Linux Mint 18.1: Mostly smooth, but some sharp edges

The latest version of Ubuntu-based operating system offers long-term support.

Linux Mint
Luis Fernando Pienda Mahecha (CC BY-SA 2.0)
At a Glance
  • Linux Mint 18.1 - NEW RELEASE - Cinnamon Live Desktop (64-Bit) on DVD.

We’ve been fond of Linux Mint for its ability to present a friendly interface to the average end user, while having a stable foundation of Debian and Ubuntu underneath. In this review, we looked at LinuxMint 18.1, dubbed Serena. We found a solid operating system that can run into problems in edge case scenarios.

Mint offers a number of user interface options, keeping each variant in sync with a release.

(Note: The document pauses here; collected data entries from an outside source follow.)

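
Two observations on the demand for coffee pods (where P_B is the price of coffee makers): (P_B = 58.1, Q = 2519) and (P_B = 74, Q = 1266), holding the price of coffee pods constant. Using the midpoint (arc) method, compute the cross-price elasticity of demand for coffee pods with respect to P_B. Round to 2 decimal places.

ΔQ_A = 1266 − 2519 = -1253; ΔP_B = 74 − 58.1 = 15.9.
Midpoints: Q̄_A = 1892.5, P̄_B = 66.05.
ε = (ΔQ_A/Q̄_A)/(ΔP_B/P̄_B) = (-1253/1892.5)/(15.9/66.05) ≈ -2.75.

-2.75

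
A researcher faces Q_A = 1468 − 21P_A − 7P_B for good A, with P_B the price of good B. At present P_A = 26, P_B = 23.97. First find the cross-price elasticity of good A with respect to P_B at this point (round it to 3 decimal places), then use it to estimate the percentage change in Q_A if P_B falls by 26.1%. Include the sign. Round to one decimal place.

At P_A = 26, P_B = 23.97: Q_A = 754.21.
∂Q_A/∂P_B = -7.
ε = (∂Q_A/∂P_B)(P_B/Q_A) = -7.0000 × 23.97/754.21 ≈ -0.222.
%ΔQ_A ≈ ε × %ΔP_B = -0.222 × (-26.1%) = 5.8%.

5.8%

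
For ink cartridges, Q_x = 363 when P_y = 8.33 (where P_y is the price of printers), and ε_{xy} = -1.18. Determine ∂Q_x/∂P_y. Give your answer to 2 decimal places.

-51.42

ε = (∂Q_x/∂P_y)·(P_y/Q_x) ⇒ ∂Q_x/∂P_y = ε·Q_x/P_y = -1.18 × 363/8.33 ≈ -51.42.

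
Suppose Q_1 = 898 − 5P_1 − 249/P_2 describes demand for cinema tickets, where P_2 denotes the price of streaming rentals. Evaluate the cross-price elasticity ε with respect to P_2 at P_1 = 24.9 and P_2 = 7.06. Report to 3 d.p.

At P_1 = 24.9 and P_2 = 7.06: Q_1 = 738.231.
∂Q_1/∂P_2 = 249/P_2² = 4.9956.
ε = (∂Q_1/∂P_2)(P_2/Q_1) = 4.9956 × (7.06/738.231) ≈ 0.048.

0.048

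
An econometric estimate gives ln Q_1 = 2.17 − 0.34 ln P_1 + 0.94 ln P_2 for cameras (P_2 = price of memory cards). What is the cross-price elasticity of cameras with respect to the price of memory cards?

0.94

In a log-linear (constant-elasticity) demand function, the coefficient on ln P_2 is the cross-price elasticity.
ε = 0.94. Positive, so cameras and memory cards are substitutes.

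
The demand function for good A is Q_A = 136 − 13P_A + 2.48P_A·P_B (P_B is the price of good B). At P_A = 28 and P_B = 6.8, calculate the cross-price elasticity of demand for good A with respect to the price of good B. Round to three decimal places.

1.934

At P_A = 28 and P_B = 6.8: Q_A = 244.192.
∂Q_A/∂P_B = 2.48P_A = 2.48(28) = 69.4400.
ε = (∂Q_A/∂P_B)(P_B/Q_A) = 69.4400 × (6.8/244.192) ≈ 1.934.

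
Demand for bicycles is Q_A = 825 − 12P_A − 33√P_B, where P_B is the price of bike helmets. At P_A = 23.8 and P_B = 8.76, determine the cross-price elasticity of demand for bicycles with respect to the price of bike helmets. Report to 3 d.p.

-0.111

At P_A = 23.8 and P_B = 8.76: Q_A = 441.729.
∂Q_A/∂P_B = -33/(2√P_B) = -33/(2√8.76) = -5.5748.
ε = (∂Q_A/∂P_B)(P_B/Q_A) = -5.5748 × (8.76/441.729) ≈ -0.111.
ε < 0: complements.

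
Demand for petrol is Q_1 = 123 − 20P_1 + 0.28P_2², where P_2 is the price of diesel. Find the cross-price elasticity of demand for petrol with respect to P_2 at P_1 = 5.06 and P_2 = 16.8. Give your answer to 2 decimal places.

At P_1 = 5.06 and P_2 = 16.8: Q_1 = 100.827.
∂Q_1/∂P_2 = 0.56P_2 = 0.56(16.8) = 9.4080.
ε = (∂Q_1/∂P_2)(P_2/Q_1) = 9.4080 × (16.8/100.827) ≈ 1.57.
ε > 0: substitutes.

1.57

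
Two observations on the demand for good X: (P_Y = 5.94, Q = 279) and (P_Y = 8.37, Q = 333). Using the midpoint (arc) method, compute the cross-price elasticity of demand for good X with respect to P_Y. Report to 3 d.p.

0.520

ΔQ_X = 333 − 279 = 54; ΔP_Y = 8.37 − 5.94 = 2.43.
Midpoints: Q̄_X = 306.0, P̄_Y = 7.15.
ε = (ΔQ_X/Q̄_X)/(ΔP_Y/P̄_Y) = (54/306.0)/(2.43/7.15) ≈ 0.520.
ε > 0: good X and good Y are substitutes.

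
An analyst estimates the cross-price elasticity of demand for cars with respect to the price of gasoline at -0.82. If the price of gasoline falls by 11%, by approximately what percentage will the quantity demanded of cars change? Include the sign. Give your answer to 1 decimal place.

%ΔQ ≈ ε × %ΔP of gasoline = -0.82 × (-11%) = 9.0%.
Demand for cars rises by about 9.0%.

9.0%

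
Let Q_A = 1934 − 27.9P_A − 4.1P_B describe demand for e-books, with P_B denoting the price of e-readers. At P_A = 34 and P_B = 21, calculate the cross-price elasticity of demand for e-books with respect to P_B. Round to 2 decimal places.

At P_A = 34 and P_B = 21: Q_A = 899.3.
∂Q_A/∂P_B = -4.1.
ε = (∂Q_A/∂P_B)(P_B/Q_A) = -4.1 × (21/899.3) ≈ -0.10.
Since ε < 0, e-books and e-readers are complements.

-0.10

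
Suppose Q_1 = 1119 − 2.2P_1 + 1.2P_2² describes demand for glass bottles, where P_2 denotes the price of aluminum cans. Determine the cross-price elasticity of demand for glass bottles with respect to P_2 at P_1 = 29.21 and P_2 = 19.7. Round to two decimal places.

0.61

At P_1 = 29.21 and P_2 = 19.7: Q_1 = 1520.446.
∂Q_1/∂P_2 = 2.4P_2 = 2.4(19.7) = 47.2800.
ε = (∂Q_1/∂P_2)(P_2/Q_1) = 47.2800 × (19.7/1520.446) ≈ 0.61.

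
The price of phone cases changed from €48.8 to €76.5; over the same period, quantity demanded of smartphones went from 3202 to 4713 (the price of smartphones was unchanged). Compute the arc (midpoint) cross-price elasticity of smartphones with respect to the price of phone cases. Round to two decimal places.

ΔQ_A = 4713 − 3202 = 1511; ΔP_B = 76.5 − 48.8 = 27.7.
Midpoints: Q̄_A = 3957.5, P̄_B = 62.65.
ε = (ΔQ_A/Q̄_A)/(ΔP_B/P̄_B) = (1511/3957.5)/(27.7/62.65) ≈ 0.86.
ε > 0: smartphones and phone cases are substitutes.

0.86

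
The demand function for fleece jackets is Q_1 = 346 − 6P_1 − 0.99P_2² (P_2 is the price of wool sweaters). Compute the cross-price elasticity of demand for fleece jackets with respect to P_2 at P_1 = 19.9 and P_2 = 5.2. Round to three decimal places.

-0.268

At P_1 = 19.9 and P_2 = 5.2: Q_1 = 199.830.
∂Q_1/∂P_2 = -1.98P_2 = -1.98(5.2) = -10.2960.
ε = (∂Q_1/∂P_2)(P_2/Q_1) = -10.2960 × (5.2/199.830) ≈ -0.268.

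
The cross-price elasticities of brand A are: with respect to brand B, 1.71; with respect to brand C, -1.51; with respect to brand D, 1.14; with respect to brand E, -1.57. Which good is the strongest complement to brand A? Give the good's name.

brand E

Complements have ε < 0. The most negative value is -1.57 (brand E).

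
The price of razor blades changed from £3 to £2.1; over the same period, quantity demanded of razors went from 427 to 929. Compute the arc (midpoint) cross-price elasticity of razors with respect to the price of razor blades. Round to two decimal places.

ΔQ_A = 929 − 427 = 502; ΔP_B = 2.1 − 3 = -0.9.
Midpoints: Q̄_A = 678.0, P̄_B = 2.55.
ε = (ΔQ_A/Q̄_A)/(ΔP_B/P̄_B) = (502/678.0)/(-0.9/2.55) ≈ -2.10.

-2.10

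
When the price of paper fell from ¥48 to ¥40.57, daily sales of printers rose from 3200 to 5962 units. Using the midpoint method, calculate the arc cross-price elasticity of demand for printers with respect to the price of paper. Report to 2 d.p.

-3.59

ΔQ_A = 5962 − 3200 = 2762; ΔP_B = 40.57 − 48 = -7.43.
Midpoints: Q̄_A = 4581.0, P̄_B = 44.28.
ε = (ΔQ_A/Q̄_A)/(ΔP_B/P̄_B) = (2762/4581.0)/(-7.43/44.28) ≈ -3.59.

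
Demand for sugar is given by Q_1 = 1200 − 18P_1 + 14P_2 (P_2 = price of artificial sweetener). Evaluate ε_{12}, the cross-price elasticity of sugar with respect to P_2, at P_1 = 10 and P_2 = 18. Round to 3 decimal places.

0.198

At P_1 = 10 and P_2 = 18: Q_1 = 1272.
∂Q_1/∂P_2 = 14.
ε = (∂Q_1/∂P_2)(P_2/Q_1) = 14 × (18/1272) ≈ 0.198.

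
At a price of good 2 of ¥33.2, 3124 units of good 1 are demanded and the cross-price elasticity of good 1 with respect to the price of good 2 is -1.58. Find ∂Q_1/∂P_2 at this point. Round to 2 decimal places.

ε = (∂Q_1/∂P_2)·(P_2/Q_1) ⇒ ∂Q_1/∂P_2 = ε·Q_1/P_2 = -1.58 × 3124/33.2 ≈ -148.67.

-148.67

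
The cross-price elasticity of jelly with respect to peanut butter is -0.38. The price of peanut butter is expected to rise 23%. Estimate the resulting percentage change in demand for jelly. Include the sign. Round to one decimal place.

%ΔQ ≈ ε × %ΔP of peanut butter = -0.38 × (23%) = -8.7%.

-8.7%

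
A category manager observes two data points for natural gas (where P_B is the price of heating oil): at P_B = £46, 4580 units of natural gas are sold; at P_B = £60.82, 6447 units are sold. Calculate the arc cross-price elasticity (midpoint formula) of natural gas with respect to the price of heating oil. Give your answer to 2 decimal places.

1.22

ΔQ_A = 6447 − 4580 = 1867; ΔP_B = 60.82 − 46 = 14.82.
Midpoints: Q̄_A = 5513.5, P̄_B = 53.41.
ε = (ΔQ_A/Q̄_A)/(ΔP_B/P̄_B) = (1867/5513.5)/(14.82/53.41) ≈ 1.22.
ε > 0: natural gas and heating oil are substitutes.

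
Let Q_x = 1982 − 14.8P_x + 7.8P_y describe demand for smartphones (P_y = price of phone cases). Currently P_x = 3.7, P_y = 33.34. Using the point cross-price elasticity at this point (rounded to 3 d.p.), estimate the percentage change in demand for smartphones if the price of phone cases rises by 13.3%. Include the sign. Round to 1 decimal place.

At P_x = 3.7, P_y = 33.34: Q_x = 2187.292.
∂Q_x/∂P_y = 7.8.
ε = (∂Q_x/∂P_y)(P_y/Q_x) = 7.8000 × 33.34/2187.292 ≈ 0.119.
%ΔQ_x ≈ ε × %ΔP_y = 0.119 × (13.3%) = 1.6%.

1.6%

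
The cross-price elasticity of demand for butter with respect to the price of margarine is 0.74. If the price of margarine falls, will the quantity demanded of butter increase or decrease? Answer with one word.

decrease

ε > 0 and the price of margarine falls, so the quantity of butter moves in the same direction: it decreases.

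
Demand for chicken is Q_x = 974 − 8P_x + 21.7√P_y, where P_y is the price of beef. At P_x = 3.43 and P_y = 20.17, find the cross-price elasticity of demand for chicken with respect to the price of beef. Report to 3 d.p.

At P_x = 3.43 and P_y = 20.17: Q_x = 1044.017.
∂Q_x/∂P_y = 21.7/(2√P_y) = 21.7/(2√20.17) = 2.4159.
ε = (∂Q_x/∂P_y)(P_y/Q_x) = 2.4159 × (20.17/1044.017) ≈ 0.047.
ε > 0: substitutes.

0.047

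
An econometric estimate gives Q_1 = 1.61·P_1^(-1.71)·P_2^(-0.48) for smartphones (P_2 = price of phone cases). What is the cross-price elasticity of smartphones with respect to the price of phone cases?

In a log-linear (constant-elasticity) demand function, the coefficient on the exponent of P_2 is the cross-price elasticity.
ε = -0.48. Negative, so smartphones and phone cases are complements.

-0.48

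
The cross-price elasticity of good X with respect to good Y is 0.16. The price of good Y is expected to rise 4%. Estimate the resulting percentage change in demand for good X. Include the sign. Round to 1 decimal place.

0.6%

%ΔQ ≈ ε × %ΔP of good Y = 0.16 × (4%) = 0.6%.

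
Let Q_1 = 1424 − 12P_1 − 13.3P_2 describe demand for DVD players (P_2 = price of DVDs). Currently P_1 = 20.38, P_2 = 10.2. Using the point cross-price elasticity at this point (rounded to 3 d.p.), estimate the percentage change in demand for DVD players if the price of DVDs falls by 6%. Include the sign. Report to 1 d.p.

0.8%

At P_1 = 20.38, P_2 = 10.2: Q_1 = 1043.78.
∂Q_1/∂P_2 = -13.3.
ε = (∂Q_1/∂P_2)(P_2/Q_1) = -13.3000 × 10.2/1043.78 ≈ -0.130.
%ΔQ_1 ≈ ε × %ΔP_2 = -0.130 × (-6%) = 0.8%.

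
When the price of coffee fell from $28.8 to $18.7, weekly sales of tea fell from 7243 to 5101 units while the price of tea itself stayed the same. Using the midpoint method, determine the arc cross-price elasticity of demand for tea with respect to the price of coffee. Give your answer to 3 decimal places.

ΔQ_A = 5101 − 7243 = -2142; ΔP_B = 18.7 − 28.8 = -10.1.
Midpoints: Q̄_A = 6172.0, P̄_B = 23.75.
ε = (ΔQ_A/Q̄_A)/(ΔP_B/P̄_B) = (-2142/6172.0)/(-10.1/23.75) ≈ 0.816.

0.816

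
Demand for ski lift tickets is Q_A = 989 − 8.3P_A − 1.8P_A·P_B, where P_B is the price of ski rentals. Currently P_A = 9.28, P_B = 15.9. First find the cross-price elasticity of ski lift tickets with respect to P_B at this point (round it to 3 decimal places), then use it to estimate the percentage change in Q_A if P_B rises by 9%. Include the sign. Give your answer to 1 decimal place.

At P_A = 9.28, P_B = 15.9: Q_A = 646.382.
∂Q_A/∂P_B = -1.8P_A = -16.7040.
ε = (∂Q_A/∂P_B)(P_B/Q_A) = -16.7040 × 15.9/646.382 ≈ -0.411.
%ΔQ_A ≈ ε × %ΔP_B = -0.411 × (9%) = -3.7%.

-3.7%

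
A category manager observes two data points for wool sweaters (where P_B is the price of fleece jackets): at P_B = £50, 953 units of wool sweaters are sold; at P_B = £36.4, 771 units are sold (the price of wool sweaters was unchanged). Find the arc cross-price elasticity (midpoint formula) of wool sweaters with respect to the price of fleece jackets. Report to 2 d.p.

ΔQ_A = 771 − 953 = -182; ΔP_B = 36.4 − 50 = -13.6.
Midpoints: Q̄_A = 862.0, P̄_B = 43.20.
ε = (ΔQ_A/Q̄_A)/(ΔP_B/P̄_B) = (-182/862.0)/(-13.6/43.20) ≈ 0.67.

0.67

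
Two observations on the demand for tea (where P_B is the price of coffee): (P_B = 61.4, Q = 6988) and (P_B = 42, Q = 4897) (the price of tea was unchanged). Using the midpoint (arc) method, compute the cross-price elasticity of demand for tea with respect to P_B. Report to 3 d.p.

ΔQ_A = 4897 − 6988 = -2091; ΔP_B = 42 − 61.4 = -19.4.
Midpoints: Q̄_A = 5942.5, P̄_B = 51.70.
ε = (ΔQ_A/Q̄_A)/(ΔP_B/P̄_B) = (-2091/5942.5)/(-19.4/51.70) ≈ 0.938.

0.938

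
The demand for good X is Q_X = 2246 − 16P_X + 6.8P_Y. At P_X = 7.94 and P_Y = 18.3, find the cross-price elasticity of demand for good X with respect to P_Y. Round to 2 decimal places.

At P_X = 7.94 and P_Y = 18.3: Q_X = 2243.4.
∂Q_X/∂P_Y = 6.8.
ε = (∂Q_X/∂P_Y)(P_Y/Q_X) = 6.8 × (18.3/2243.4) ≈ 0.06.
Since ε > 0, good X and good Y are substitutes.

0.06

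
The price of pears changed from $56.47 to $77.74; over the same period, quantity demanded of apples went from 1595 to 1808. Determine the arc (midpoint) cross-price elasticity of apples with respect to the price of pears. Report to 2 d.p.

ΔQ_A = 1808 − 1595 = 213; ΔP_B = 77.74 − 56.47 = 21.27.
Midpoints: Q̄_A = 1701.5, P̄_B = 67.10.
ε = (ΔQ_A/Q̄_A)/(ΔP_B/P̄_B) = (213/1701.5)/(21.27/67.10) ≈ 0.39.
ε > 0: apples and pears are substitutes.

0.39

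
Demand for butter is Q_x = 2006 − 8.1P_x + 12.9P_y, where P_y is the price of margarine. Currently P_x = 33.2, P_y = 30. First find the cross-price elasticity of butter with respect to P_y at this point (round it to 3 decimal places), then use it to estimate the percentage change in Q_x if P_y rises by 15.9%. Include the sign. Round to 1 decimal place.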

Part of Linux Mint’s appeal is as an alternative to Canonical’s Ubuntu, which features the unpopular Unity interface. Last week, Canonical announced it was killing Unity and returning to Gnome, which Mint offers as well, which should make things interesting going forward.

Mint 18.1 offers Ubuntu Long Term Service and an updated Linux 4.4 kernel, so updates and support come largely from Ubuntu repositories, which are fast to react to issues, all guaranteed to be supported until 2021. Although we had nearly daily updates to our test installations, the problems we found were unrelated to patches and fixes. Rather, our problems were partially user interface, and partially the ongoing problems of XWindows, drivers, and how combinations adapt to differing kinds of hardware.

Generic hardware works great in terms of finding the right choices at installation of various features. When we added interesting USB drivers, we were usually rewarded with instant functionality within each flavor of LinuxMint, right down to the recently released KDE version, always the last one to be adapted to a new version of LinuxMint.